Carne nas lojas tinha
mais ossos do que a própria carne. Numa grande parte do território da Rússia
Soviética (região de Volga, Rússia Central), a carne não aparecia no comércio
estatal, as pessoas viajavam até Moscovo para comprar a mortadela. O único tipo
de mortadela vendido naquelas regiões e mesmo assim, muitíssimo raramente, custava
1,60 copeque por quilo e era conhecida na Ucrânia como “felicidade de cão” (ucranianos
a usavam para alimentar os seus cães e gatos).
Frangos: as pessoas
contavam as anedotas sobre os frangos azuis.
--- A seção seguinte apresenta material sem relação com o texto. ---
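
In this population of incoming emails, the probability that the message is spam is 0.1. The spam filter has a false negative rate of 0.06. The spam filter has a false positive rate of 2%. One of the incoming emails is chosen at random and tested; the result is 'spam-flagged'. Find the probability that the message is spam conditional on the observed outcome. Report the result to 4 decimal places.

P(H | E) ≈ 0.8393

Let H be the event that the message is spam. P(H) = 0.1, so P(¬H) = 0.9. With E the 'spam-flagged' result, P(E|H) = 0.94 and P(E|¬H) = 0.02.
P(E) = 0.94·0.1 + 0.02·0.9 = 0.094000 + 0.018000 = 0.11200.
By Bayes' theorem, P(H|E) = 0.094000 / 0.11200 = 0.8393.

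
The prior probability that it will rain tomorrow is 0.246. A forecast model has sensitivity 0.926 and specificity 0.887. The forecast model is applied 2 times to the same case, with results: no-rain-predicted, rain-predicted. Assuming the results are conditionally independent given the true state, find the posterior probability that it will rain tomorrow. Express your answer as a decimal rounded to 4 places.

Let H be the event that it will rain tomorrow; start with P(H) = 0.246. P('rain-predicted'|H) = 0.926, P('rain-predicted'|¬H) = 0.113.
Update on result 1 ('no-rain-predicted'): P(H) ← 0.074·0.2460 / (0.074·0.2460 + 0.887·0.7540) = 0.018204/0.68700 = 0.0265.
Update on result 2 ('rain-predicted'): P(H) ← 0.926·0.0265 / (0.926·0.0265 + 0.113·0.9735) = 0.024537/0.13454 = 0.1824.

Posterior P(H) ≈ 0.1824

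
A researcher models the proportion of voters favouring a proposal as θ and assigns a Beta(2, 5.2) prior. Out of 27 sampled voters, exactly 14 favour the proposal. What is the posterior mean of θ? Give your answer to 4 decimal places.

Posterior mean ≈ 0.4678

Observing 14 successes and 13 failures updates Beta(2, 5.2) by adding the success and failure counts to the two shape parameters: α = 2+14 = 16, β = 5.2+13 = 18.2.
E[θ | data] = 16/(16+18.2) = 0.4678.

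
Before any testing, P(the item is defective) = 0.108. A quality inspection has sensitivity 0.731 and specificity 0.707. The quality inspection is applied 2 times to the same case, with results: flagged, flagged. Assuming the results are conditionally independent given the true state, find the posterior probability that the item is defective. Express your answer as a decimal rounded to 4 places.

Posterior P(H) ≈ 0.4298

Let H be the event that the item is defective; start with P(H) = 0.108. P('flagged'|H) = 0.731, P('flagged'|¬H) = 0.293.
Update on result 1 ('flagged'): P(H) ← 0.731·0.1080 / (0.731·0.1080 + 0.293·0.8920) = 0.078948/0.34030 = 0.2320.
Update on result 2 ('flagged'): P(H) ← 0.731·0.2320 / (0.731·0.2320 + 0.293·0.7680) = 0.16959/0.39461 = 0.4298.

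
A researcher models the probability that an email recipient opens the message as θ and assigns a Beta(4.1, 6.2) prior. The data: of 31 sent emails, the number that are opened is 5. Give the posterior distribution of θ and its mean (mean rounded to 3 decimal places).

Posterior: Beta(9.1, 32.2); mean ≈ 0.220

The binomial likelihood is conjugate to the Beta prior: with 5 successes and 26 failures, the posterior is Beta(4.1+5, 6.2+26) = Beta(9.1, 32.2).
Posterior mean = α/(α+β) = 9.1/41.3 = 0.220.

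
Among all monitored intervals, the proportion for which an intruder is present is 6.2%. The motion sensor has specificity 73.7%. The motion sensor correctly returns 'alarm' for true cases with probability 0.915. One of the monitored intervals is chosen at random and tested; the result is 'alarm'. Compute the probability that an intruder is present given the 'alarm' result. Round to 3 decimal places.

P(H | E) ≈ 0.187

Let H be the event that an intruder is present. P(H) = 0.062, so P(¬H) = 0.938. With E the 'alarm' result, P(E|H) = 0.915 and P(E|¬H) = 0.263.
P(E) = 0.915·0.062 + 0.263·0.938 = 0.056730 + 0.24669 = 0.30342.
By Bayes' theorem, P(H|E) = 0.056730 / 0.30342 = 0.187.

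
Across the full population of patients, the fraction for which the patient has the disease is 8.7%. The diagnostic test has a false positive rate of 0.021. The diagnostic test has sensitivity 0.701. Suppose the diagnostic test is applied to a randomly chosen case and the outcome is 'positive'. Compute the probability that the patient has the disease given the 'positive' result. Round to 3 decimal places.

Let H be the event that the patient has the disease. P(H) = 0.087, so P(¬H) = 0.913. With E the 'positive' result, P(E|H) = 0.701 and P(E|¬H) = 0.021.
P(E) = 0.701·0.087 + 0.021·0.913 = 0.060987 + 0.019173 = 0.080160.
By Bayes' theorem, P(H|E) = 0.060987 / 0.080160 = 0.761.

P(H | E) ≈ 0.761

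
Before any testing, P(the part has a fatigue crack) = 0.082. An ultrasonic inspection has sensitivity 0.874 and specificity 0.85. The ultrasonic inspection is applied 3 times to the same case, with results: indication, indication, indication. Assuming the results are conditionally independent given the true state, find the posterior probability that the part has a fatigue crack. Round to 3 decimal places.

Let H be the event that the part has a fatigue crack; start with P(H) = 0.082. P('indication'|H) = 0.874, P('indication'|¬H) = 0.15.
Update on result 1 ('indication'): P(H) ← 0.874·0.0820 / (0.874·0.0820 + 0.15·0.9180) = 0.071668/0.20937 = 0.3423.
Update on result 2 ('indication'): P(H) ← 0.874·0.3423 / (0.874·0.3423 + 0.15·0.6577) = 0.29918/0.39783 = 0.7520.
Update on result 3 ('indication'): P(H) ← 0.874·0.7520 / (0.874·0.7520 + 0.15·0.2480) = 0.65727/0.69446 = 0.9464.

Posterior P(H) ≈ 0.946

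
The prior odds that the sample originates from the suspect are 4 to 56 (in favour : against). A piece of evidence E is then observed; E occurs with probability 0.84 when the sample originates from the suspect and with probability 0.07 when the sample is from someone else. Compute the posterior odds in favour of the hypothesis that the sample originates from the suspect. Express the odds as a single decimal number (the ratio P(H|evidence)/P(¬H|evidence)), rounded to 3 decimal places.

Prior odds = 4/56 = 0.071429.
Likelihood ratio for E = 0.84/0.07 = 12.000.
Posterior odds = prior odds × LR = 0.85714.

Posterior odds ≈ 0.857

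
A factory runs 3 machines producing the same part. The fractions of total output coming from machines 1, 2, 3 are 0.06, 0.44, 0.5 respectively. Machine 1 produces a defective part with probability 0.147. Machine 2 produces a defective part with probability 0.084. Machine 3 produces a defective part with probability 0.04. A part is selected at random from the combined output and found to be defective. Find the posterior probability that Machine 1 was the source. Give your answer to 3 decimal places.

Posterior probability ≈ 0.134

P(defective|M1) = 0.147; P(defective|M2) = 0.084; P(defective|M3) = 0.04.
Prior × likelihood for each source: 0.06·0.147=0.008820, 0.44·0.084=0.03696, 0.5·0.04=0.02000. Summing gives P(defective) = 0.065780.
P(Machine 1 | defective) = 0.008820 / 0.065780 = 0.134.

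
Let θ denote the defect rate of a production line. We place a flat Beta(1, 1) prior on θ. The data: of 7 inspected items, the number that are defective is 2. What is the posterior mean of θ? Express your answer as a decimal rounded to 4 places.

Observing 2 successes and 5 failures updates Beta(1, 1) by adding the success and failure counts to the two shape parameters: α = 1+2 = 3, β = 1+5 = 6.
E[θ | data] = 3/(3+6) = 0.3333.

Posterior mean ≈ 0.3333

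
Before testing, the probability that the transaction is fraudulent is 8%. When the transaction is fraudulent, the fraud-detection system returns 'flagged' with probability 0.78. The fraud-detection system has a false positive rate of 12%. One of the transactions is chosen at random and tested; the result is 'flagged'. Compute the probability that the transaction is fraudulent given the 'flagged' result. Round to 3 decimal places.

P(H | E) ≈ 0.361

Write H for 'the transaction is fraudulent'. Prior odds H:¬H = 0.08/0.92 = 0.086957. For the 'flagged' outcome, the likelihood ratio is 0.78/0.12 = 6.5000.
Posterior odds = 0.086957 × 6.5000 = 0.56522, so P(H|E) = 0.56522/(1+0.56522) = 0.361.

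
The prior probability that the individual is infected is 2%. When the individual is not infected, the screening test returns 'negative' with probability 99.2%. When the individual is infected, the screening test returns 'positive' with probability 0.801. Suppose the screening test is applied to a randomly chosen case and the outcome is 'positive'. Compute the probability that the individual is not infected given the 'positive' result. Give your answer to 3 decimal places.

P(¬H | E) ≈ 0.329

Let H be the event that the individual is infected. P(H) = 0.02, so P(¬H) = 0.98. With E the 'positive' result, P(E|H) = 0.801 and P(E|¬H) = 0.008.
P(E) = 0.801·0.02 + 0.008·0.98 = 0.016020 + 0.0078400 = 0.023860.
By Bayes' theorem, P(H|E) = 0.016020 / 0.023860 = 0.671. Hence P(¬H|E) = 1 − 0.671 = 0.329.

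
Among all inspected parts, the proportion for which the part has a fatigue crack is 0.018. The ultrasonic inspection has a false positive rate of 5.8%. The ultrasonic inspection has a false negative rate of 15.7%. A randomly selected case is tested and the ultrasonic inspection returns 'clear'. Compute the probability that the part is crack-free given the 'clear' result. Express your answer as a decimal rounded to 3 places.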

Uma anedota típica descrevia o
ocidental crédulo que ficava deslumbrado com a suposta superioridade socialista
ao ver uma fila enorme que esperava pelos “frangos deitados fora” (calão
soviético que significava “em venda livre”). Depois de ver os frangos de perto ele
dizia: “No meu país também deitamos fora os frangos desta qualidade”.
Queijo se vendia apenas
dois, no máximo quatro tipos diferentes. A existência de Parmesão só era
conhecida através do cinema e da literatura.
Vinhos: mixórdia de 0,5
que custava 0,92 copeque e se chamava “vinho de frutos e bagos”. Portveine
“777”. Ninguém adivinhava que o verdadeiro Vinho de Porto é um vinho
espirituoso saboroso e nobre.
Pela felicidade dos
cozinheiros e adeptos de alimentos saborosos, este mal nos deixou para sempre!
Bónus
O blogueiro inbelousov,
farmeiro e dono de uma rede de supermercados recorda a sua própria juventude.
Cresci na província de
Kurgan. Pela primeira vez provei o chouriço em 1977 no Palácio dos Desportos na
cidade de Chelyabinsk, quando foi ver o circo de Moscovo. Até agora me lembro
os pedaços finíssimos colocados no pão. Bananas uma vez o pai trouxe de Leninegrado, em 1976. Tangerinas só apareciam nas prendas do Ano
Novo.
Em 1984 após a
graduação na escola militar foi servir no Extremo Oriente russo, na província
de Amur, aldeia Srednebelaya-2. A carne era vendida apenas aos portadores de
talões, cada pessoa tinha direito aos 500 gramas mensais. Eu e a minha esposa
tivemos o direito de 1 kg de carne. Na loja da guarnição se vendia a farinha,
ovos, pasta de tomate e “salada Jager”. Mais nada. Essa era a Rússia onde eu
vivia, este era o poder soviético para mim.